Kepala Eksekutif Pengawas Perilaku Pelaku Usaha Jasa Keuangan, Edukasi, dan Perlindungan Konsumen OJK, Friderica Widyasari Dewi, menyampaikan bahwa nilai kerugian yang dilaporkan mencapai triliunan rupiah. Menurutnya, lonjakan kasus ini menjadi peringatan serius bagi publik agar tidak lengah terhadap berbagai tawaran mencurigakan di ruang digital.
Selain kerugian finansial, IASC juga menemukan ratusan ribu rekening yang diduga berkaitan dengan aktivitas penipuan. Dari lebih dari 721 ribu rekening yang terindikasi, sekitar 397 ribu telah dibekukan guna mencegah kerugian yang lebih luas. Upaya penelusuran dan pengamanan dana pun berhasil menyelamatkan sekitar Rp 432 miliar, meski hingga kini dana yang telah dikembalikan kepada korban baru berkisar Rp 161 miliar.
OJK mengungkapkan bahwa pola penipuan yang paling banyak memakan korban meliputi transaksi belanja palsu, penyamaran melalui panggilan atau pesan singkat yang mengatasnamakan institusi tertentu, investasi ilegal, penawaran kerja fiktif, serta penipuan yang menyebar melalui platform media sosial.

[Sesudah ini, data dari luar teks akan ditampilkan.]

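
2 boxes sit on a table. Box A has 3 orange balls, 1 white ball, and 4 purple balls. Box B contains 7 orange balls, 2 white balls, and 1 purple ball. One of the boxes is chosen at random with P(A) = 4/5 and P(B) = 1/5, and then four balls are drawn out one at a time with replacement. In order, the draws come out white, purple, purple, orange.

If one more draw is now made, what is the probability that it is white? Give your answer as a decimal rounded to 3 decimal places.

The likelihood of the observed sequence under each hypothesis: P(data | box A) = (1/8)(4/8)(4/8)(3/8) = 0.011719; P(data | box B) = (2/10)(1/10)(1/10)(7/10) = 0.0014.
Multiplying each by its prior: 4/5 · 0.011719 = 0.009375, 1/5 · 0.0014 = 0.00028; with total 0.009655.
Normalising, the posterior is P(box A | data) = 0.971, P(box B | data) = 0.029001.
Averaging over the posterior, P(white next | data) = (1/8)(0.971) + (1/5)(0.029001) = 0.12718.

0.127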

Berdasarkan sebaran wilayah, Pulau Jawa menjadi episentrum laporan penipuan dengan total lebih dari 303 ribu aduan. Jawa Barat mencatat jumlah tertinggi dengan hampir 89 ribu laporan. Posisi berikutnya ditempati DKI Jakarta, Jawa Timur, Jawa Tengah, dan Banten yang secara kolektif menyumbang ratusan ribu laporan lainnya.
Di luar Pulau Jawa, Sumatera mencatat puluhan ribu laporan penipuan, disusul Kalimantan, Sulawesi, Bali dan Nusa Tenggara, serta Maluku dan Papua. Sementara itu, laporan dari luar negeri masih relatif minim dibandingkan wilayah dalam negeri.
OJK menilai meningkatnya kasus scam tidak lepas dari pesatnya pertumbuhan ekosistem digital, mulai dari e-commerce, fintech, hingga berbagai startup teknologi. Karena itu, otoritas menegaskan pentingnya penguatan literasi keuangan dan kewaspadaan masyarakat agar tidak mudah tergiur iming-iming keuntungan instan yang berpotensi merugikan.